I need to find the solution of this integral:

$$\int^\pi_{-\pi}{d\varphi\,{}\frac{\Gamma(n,2\pi\varphi)}{(1+ia\varphi)^n}},\tag{1}\label{1}$$

where $a\in(0,1)$ and $n$ is a positive integer (not zero). The solution should take a form as closed as possible, i.e., not contain a sum or another integral. Since neither Mathematica nor Maple offers a direct solution, I've been able to reduce the problem to solving either of the two following expressions:

\begin{gather*} i\int_{-2\pi}^{2\pi}dt\,{}e^{-t}\left(\frac{1}{t}+\frac{ia}{2}\right)^{1-n},\tag{2}\label{2} \\ i^{n+1}\sum_{k=0}^\infty\frac{(-a)^k\Gamma(n+k)}{2^k\Gamma(k+2)}\left[\Gamma(n+k+1,2i\pi)-\Gamma(n+k+1,-2i\pi)\right].\tag{3}\label{3} \end{gather*}

All three expressions are real and numerically can be seen to converge.

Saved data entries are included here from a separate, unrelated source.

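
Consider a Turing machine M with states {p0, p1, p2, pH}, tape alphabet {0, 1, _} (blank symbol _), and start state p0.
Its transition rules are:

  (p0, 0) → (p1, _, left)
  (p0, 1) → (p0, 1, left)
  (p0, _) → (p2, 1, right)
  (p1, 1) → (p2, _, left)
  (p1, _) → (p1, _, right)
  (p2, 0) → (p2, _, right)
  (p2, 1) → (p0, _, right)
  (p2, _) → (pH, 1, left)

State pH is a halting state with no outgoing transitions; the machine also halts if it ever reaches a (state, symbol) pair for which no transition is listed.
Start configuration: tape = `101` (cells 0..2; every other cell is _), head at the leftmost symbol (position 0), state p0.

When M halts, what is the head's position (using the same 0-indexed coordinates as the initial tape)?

0

state=p0 head=0 tape=_[1]01   (p0,1)→(p0,1,left)
state=p0 head=-1 tape=[_]101   (p0,_)→(p2,1,right)
state=p2 head=0 tape=1[1]01   (p2,1)→(p0,_,right)
state=p0 head=1 tape=1_[0]1   (p0,0)→(p1,_,left)
state=p1 head=0 tape=1[_]_1   (p1,_)→(p1,_,right)
state=p1 head=1 tape=1_[_]1   (p1,_)→(p1,_,right)
state=p1 head=2 tape=1__[1]   (p1,1)→(p2,_,left)
state=p2 head=1 tape=1_[_]_   (p2,_)→(pH,1,left)
state=pH head=0 tape=1[_]1_
At halt the head is at cell 0.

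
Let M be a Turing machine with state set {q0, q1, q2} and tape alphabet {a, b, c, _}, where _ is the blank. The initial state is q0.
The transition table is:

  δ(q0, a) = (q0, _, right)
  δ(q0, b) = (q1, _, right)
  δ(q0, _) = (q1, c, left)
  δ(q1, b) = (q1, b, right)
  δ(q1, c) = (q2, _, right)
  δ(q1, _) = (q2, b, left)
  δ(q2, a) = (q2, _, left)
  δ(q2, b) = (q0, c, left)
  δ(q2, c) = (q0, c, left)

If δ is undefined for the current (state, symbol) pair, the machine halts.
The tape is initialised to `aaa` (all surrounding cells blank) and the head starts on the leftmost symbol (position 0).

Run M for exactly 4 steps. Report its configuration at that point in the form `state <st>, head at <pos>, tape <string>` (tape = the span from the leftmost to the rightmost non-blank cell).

state=q0 head=0 tape=[a]aa_   (q0,a)→(q0,_,right)
state=q0 head=1 tape=_[a]a_   (q0,a)→(q0,_,right)
state=q0 head=2 tape=__[a]_   (q0,a)→(q0,_,right)
state=q0 head=3 tape=___[_]   (q0,_)→(q1,c,left)
state=q1 head=2 tape=__[_]c
After 4 steps: state q1, head at 2, tape c.

state q1, head at 2, tape c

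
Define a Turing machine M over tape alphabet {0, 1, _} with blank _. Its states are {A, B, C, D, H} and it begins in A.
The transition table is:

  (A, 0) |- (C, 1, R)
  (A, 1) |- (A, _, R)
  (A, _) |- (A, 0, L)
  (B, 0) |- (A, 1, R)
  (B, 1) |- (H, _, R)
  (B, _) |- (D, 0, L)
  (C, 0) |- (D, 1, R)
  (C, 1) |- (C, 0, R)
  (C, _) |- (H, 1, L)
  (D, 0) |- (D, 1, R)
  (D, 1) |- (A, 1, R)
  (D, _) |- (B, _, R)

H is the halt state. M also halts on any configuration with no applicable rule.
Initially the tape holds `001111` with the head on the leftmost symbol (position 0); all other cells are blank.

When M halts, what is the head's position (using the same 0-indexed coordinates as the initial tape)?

state=A head=0 tape=[0]01111_____   (A,0)→(C,1,R)
state=C head=1 tape=1[0]1111_____   (C,0)→(D,1,R)
state=D head=2 tape=11[1]111_____   (D,1)→(A,1,R)
state=A head=3 tape=111[1]11_____   (A,1)→(A,_,R)
state=A head=4 tape=111_[1]1_____   (A,1)→(A,_,R)
state=A head=5 tape=111__[1]_____   (A,1)→(A,_,R)
state=A head=6 tape=111___[_]____   (A,_)→(A,0,L)
state=A head=5 tape=111__[_]0____   (A,_)→(A,0,L)
state=A head=4 tape=111_[_]00____   (A,_)→(A,0,L)
state=A head=3 tape=111[_]000____   (A,_)→(A,0,L)
state=A head=2 tape=11[1]0000____   (A,1)→(A,_,R)
state=A head=3 tape=11_[0]000____   (A,0)→(C,1,R)
state=C head=4 tape=11_1[0]00____   (C,0)→(D,1,R)
state=D head=5 tape=11_11[0]0____   (D,0)→(D,1,R)
state=D head=6 tape=11_111[0]____   (D,0)→(D,1,R)
state=D head=7 tape=11_1111[_]___   (D,_)→(B,_,R)
state=B head=8 tape=11_1111_[_]__   (B,_)→(D,0,L)
state=D head=7 tape=11_1111[_]0__   (D,_)→(B,_,R)
state=B head=8 tape=11_1111_[0]__   (B,0)→(A,1,R)
state=A head=9 tape=11_1111_1[_]_   (A,_)→(A,0,L)
state=A head=8 tape=11_1111_[1]0_   (A,1)→(A,_,R)
state=A head=9 tape=11_1111__[0]_   (A,0)→(C,1,R)
state=C head=10 tape=11_1111__1[_]   (C,_)→(H,1,L)
state=H head=9 tape=11_1111__[1]1
At halt the head is at cell 9.

9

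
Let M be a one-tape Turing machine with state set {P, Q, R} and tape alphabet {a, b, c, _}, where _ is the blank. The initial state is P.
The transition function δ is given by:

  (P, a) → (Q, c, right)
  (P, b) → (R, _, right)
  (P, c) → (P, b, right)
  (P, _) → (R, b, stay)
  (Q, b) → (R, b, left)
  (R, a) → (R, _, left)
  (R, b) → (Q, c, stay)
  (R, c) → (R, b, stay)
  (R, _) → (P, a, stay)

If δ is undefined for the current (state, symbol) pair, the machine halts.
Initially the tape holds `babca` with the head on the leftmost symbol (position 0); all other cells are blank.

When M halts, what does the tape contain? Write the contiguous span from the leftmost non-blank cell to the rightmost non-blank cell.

c_bca

state=P head=0 tape=[b]abca   (P,b)→(R,_,right)
state=R head=1 tape=_[a]bca   (R,a)→(R,_,left)
state=R head=0 tape=[_]_bca   (R,_)→(P,a,stay)
state=P head=0 tape=[a]_bca   (P,a)→(Q,c,right)
state=Q head=1 tape=c[_]bca
The non-blank tape span at halt is c_bca.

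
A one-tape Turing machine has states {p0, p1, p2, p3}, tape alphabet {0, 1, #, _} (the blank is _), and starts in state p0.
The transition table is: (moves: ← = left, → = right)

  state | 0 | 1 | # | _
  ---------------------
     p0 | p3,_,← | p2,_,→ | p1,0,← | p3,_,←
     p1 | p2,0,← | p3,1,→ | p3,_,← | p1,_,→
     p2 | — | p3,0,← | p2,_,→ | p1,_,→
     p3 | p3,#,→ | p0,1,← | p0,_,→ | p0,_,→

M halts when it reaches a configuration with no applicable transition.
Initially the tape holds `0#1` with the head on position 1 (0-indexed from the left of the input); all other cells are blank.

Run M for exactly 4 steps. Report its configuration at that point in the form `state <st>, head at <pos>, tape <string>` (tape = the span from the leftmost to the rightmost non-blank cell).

state p2, head at -1, tape 001

state=p0 head=1 tape=_0[#]1   (p0,#)→(p1,0,←)
state=p1 head=0 tape=_[0]01   (p1,0)→(p2,0,←)
state=p2 head=-1 tape=[_]001   (p2,_)→(p1,_,→)
state=p1 head=0 tape=_[0]01   (p1,0)→(p2,0,←)
state=p2 head=-1 tape=[_]001
After 4 steps: state p2, head at -1, tape 001.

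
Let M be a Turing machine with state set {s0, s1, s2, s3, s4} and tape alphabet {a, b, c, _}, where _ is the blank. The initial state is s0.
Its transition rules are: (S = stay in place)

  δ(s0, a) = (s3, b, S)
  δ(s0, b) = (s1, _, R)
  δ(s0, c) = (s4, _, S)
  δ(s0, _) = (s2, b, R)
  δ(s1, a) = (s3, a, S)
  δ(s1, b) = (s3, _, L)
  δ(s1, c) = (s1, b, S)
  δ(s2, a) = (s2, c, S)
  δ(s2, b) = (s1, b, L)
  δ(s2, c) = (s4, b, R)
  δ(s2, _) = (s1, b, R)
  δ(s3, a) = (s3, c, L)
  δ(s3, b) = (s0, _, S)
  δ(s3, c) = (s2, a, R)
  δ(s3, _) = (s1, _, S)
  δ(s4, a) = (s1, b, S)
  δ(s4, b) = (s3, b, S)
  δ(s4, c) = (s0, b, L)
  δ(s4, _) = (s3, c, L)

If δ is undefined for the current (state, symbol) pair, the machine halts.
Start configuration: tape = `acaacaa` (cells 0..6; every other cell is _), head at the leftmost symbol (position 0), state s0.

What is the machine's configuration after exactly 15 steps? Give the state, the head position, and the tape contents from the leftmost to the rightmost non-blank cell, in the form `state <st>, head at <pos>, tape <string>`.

state=s0 head=0 tape=[a]caacaa   (s0,a)→(s3,b,S)
state=s3 head=0 tape=[b]caacaa   (s3,b)→(s0,_,S)
state=s0 head=0 tape=[_]caacaa   (s0,_)→(s2,b,R)
state=s2 head=1 tape=b[c]aacaa   (s2,c)→(s4,b,R)
state=s4 head=2 tape=bb[a]acaa   (s4,a)→(s1,b,S)
state=s1 head=2 tape=bb[b]acaa   (s1,b)→(s3,_,L)
state=s3 head=1 tape=b[b]_acaa   (s3,b)→(s0,_,S)
state=s0 head=1 tape=b[_]_acaa   (s0,_)→(s2,b,R)
state=s2 head=2 tape=bb[_]acaa   (s2,_)→(s1,b,R)
state=s1 head=3 tape=bbb[a]caa   (s1,a)→(s3,a,S)
state=s3 head=3 tape=bbb[a]caa   (s3,a)→(s3,c,L)
state=s3 head=2 tape=bb[b]ccaa   (s3,b)→(s0,_,S)
state=s0 head=2 tape=bb[_]ccaa   (s0,_)→(s2,b,R)
state=s2 head=3 tape=bbb[c]caa   (s2,c)→(s4,b,R)
state=s4 head=4 tape=bbbb[c]aa   (s4,c)→(s0,b,L)
state=s0 head=3 tape=bbb[b]baa
After 15 steps: state s0, head at 3, tape bbbbbaa.

state s0, head at 3, tape bbbbbaa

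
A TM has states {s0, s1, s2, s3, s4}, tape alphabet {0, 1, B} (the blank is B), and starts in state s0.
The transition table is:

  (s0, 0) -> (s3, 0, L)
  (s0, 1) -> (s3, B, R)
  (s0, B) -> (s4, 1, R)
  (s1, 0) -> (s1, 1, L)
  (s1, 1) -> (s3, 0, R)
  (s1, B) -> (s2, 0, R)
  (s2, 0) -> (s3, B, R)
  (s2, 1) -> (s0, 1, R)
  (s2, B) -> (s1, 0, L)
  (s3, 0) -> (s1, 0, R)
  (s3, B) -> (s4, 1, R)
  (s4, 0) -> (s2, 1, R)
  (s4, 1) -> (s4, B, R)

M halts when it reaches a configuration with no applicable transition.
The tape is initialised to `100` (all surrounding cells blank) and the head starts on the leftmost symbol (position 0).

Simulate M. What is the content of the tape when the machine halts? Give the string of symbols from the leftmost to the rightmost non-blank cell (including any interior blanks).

state=s0 head=0 tape=[1]00BB   (s0,1)→(s3,B,R)
state=s3 head=1 tape=B[0]0BB   (s3,0)→(s1,0,R)
state=s1 head=2 tape=B0[0]BB   (s1,0)→(s1,1,L)
state=s1 head=1 tape=B[0]1BB   (s1,0)→(s1,1,L)
state=s1 head=0 tape=[B]11BB   (s1,B)→(s2,0,R)
state=s2 head=1 tape=0[1]1BB   (s2,1)→(s0,1,R)
state=s0 head=2 tape=01[1]BB   (s0,1)→(s3,B,R)
state=s3 head=3 tape=01B[B]B   (s3,B)→(s4,1,R)
state=s4 head=4 tape=01B1[B]
The non-blank tape span at halt is 01B1.

01B1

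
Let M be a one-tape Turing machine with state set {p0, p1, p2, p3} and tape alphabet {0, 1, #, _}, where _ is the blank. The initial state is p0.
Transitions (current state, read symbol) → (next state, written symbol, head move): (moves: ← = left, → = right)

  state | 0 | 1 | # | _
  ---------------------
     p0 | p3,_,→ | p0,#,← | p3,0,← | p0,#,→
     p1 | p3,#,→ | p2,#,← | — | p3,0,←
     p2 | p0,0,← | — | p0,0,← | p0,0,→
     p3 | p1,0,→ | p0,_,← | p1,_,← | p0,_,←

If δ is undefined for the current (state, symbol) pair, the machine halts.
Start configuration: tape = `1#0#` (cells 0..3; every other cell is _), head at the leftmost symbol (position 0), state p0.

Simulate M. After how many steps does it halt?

state=p0 head=0 tape=____[1]#0#   (p0,1)→(p0,#,←)
state=p0 head=-1 tape=___[_]##0#   (p0,_)→(p0,#,→)
state=p0 head=0 tape=___#[#]#0#   (p0,#)→(p3,0,←)
state=p3 head=-1 tape=___[#]0#0#   (p3,#)→(p1,_,←)
state=p1 head=-2 tape=__[_]_0#0#   (p1,_)→(p3,0,←)
state=p3 head=-3 tape=_[_]0_0#0#   (p3,_)→(p0,_,←)
state=p0 head=-4 tape=[_]_0_0#0#   (p0,_)→(p0,#,→)
state=p0 head=-3 tape=#[_]0_0#0#   (p0,_)→(p0,#,→)
state=p0 head=-2 tape=##[0]_0#0#   (p0,0)→(p3,_,→)
state=p3 head=-1 tape=##_[_]0#0#   (p3,_)→(p0,_,←)
state=p0 head=-2 tape=##[_]_0#0#   (p0,_)→(p0,#,→)
state=p0 head=-1 tape=###[_]0#0#   (p0,_)→(p0,#,→)
state=p0 head=0 tape=####[0]#0#   (p0,0)→(p3,_,→)
state=p3 head=1 tape=####_[#]0#   (p3,#)→(p1,_,←)
state=p1 head=0 tape=####[_]_0#   (p1,_)→(p3,0,←)
state=p3 head=-1 tape=###[#]0_0#   (p3,#)→(p1,_,←)
state=p1 head=-2 tape=##[#]_0_0#
M halts after 16 transitions.

16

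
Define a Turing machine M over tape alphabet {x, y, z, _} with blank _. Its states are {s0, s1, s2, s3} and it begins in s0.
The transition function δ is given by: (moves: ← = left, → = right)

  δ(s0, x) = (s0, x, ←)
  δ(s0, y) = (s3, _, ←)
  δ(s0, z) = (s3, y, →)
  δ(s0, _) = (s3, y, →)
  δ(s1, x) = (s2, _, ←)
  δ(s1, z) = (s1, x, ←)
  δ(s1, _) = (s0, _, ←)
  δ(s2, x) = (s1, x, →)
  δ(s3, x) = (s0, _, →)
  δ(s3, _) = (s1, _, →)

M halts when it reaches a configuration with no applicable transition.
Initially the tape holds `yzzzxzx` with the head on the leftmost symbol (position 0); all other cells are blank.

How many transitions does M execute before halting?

16

state=s0 head=0 tape=__[y]zzzxzx   (s0,y)→(s3,_,←)
state=s3 head=-1 tape=_[_]_zzzxzx   (s3,_)→(s1,_,→)
state=s1 head=0 tape=__[_]zzzxzx   (s1,_)→(s0,_,←)
state=s0 head=-1 tape=_[_]_zzzxzx   (s0,_)→(s3,y,→)
state=s3 head=0 tape=_y[_]zzzxzx   (s3,_)→(s1,_,→)
state=s1 head=1 tape=_y_[z]zzxzx   (s1,z)→(s1,x,←)
state=s1 head=0 tape=_y[_]xzzxzx   (s1,_)→(s0,_,←)
state=s0 head=-1 tape=_[y]_xzzxzx   (s0,y)→(s3,_,←)
state=s3 head=-2 tape=[_]__xzzxzx   (s3,_)→(s1,_,→)
state=s1 head=-1 tape=_[_]_xzzxzx   (s1,_)→(s0,_,←)
state=s0 head=-2 tape=[_]__xzzxzx   (s0,_)→(s3,y,→)
state=s3 head=-1 tape=y[_]_xzzxzx   (s3,_)→(s1,_,→)
state=s1 head=0 tape=y_[_]xzzxzx   (s1,_)→(s0,_,←)
state=s0 head=-1 tape=y[_]_xzzxzx   (s0,_)→(s3,y,→)
state=s3 head=0 tape=yy[_]xzzxzx   (s3,_)→(s1,_,→)
state=s1 head=1 tape=yy_[x]zzxzx   (s1,x)→(s2,_,←)
state=s2 head=0 tape=yy[_]_zzxzx
M halts after 16 transitions.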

The gamma function with two arguments is the incomplete gamma function, defined as

$$\Gamma(a,z)\equiv\int_{z}^\infty dt\,{} t^{a-1}e^{-t}.$$

A solution to any of \eqref{1}, \eqref{2}, or \eqref{3} depending only on $a$ and $n$ would be absolutely great, as well as a definitive argument on why they cannot be written in terms of the known functions (elementary, hypergeometric, etc).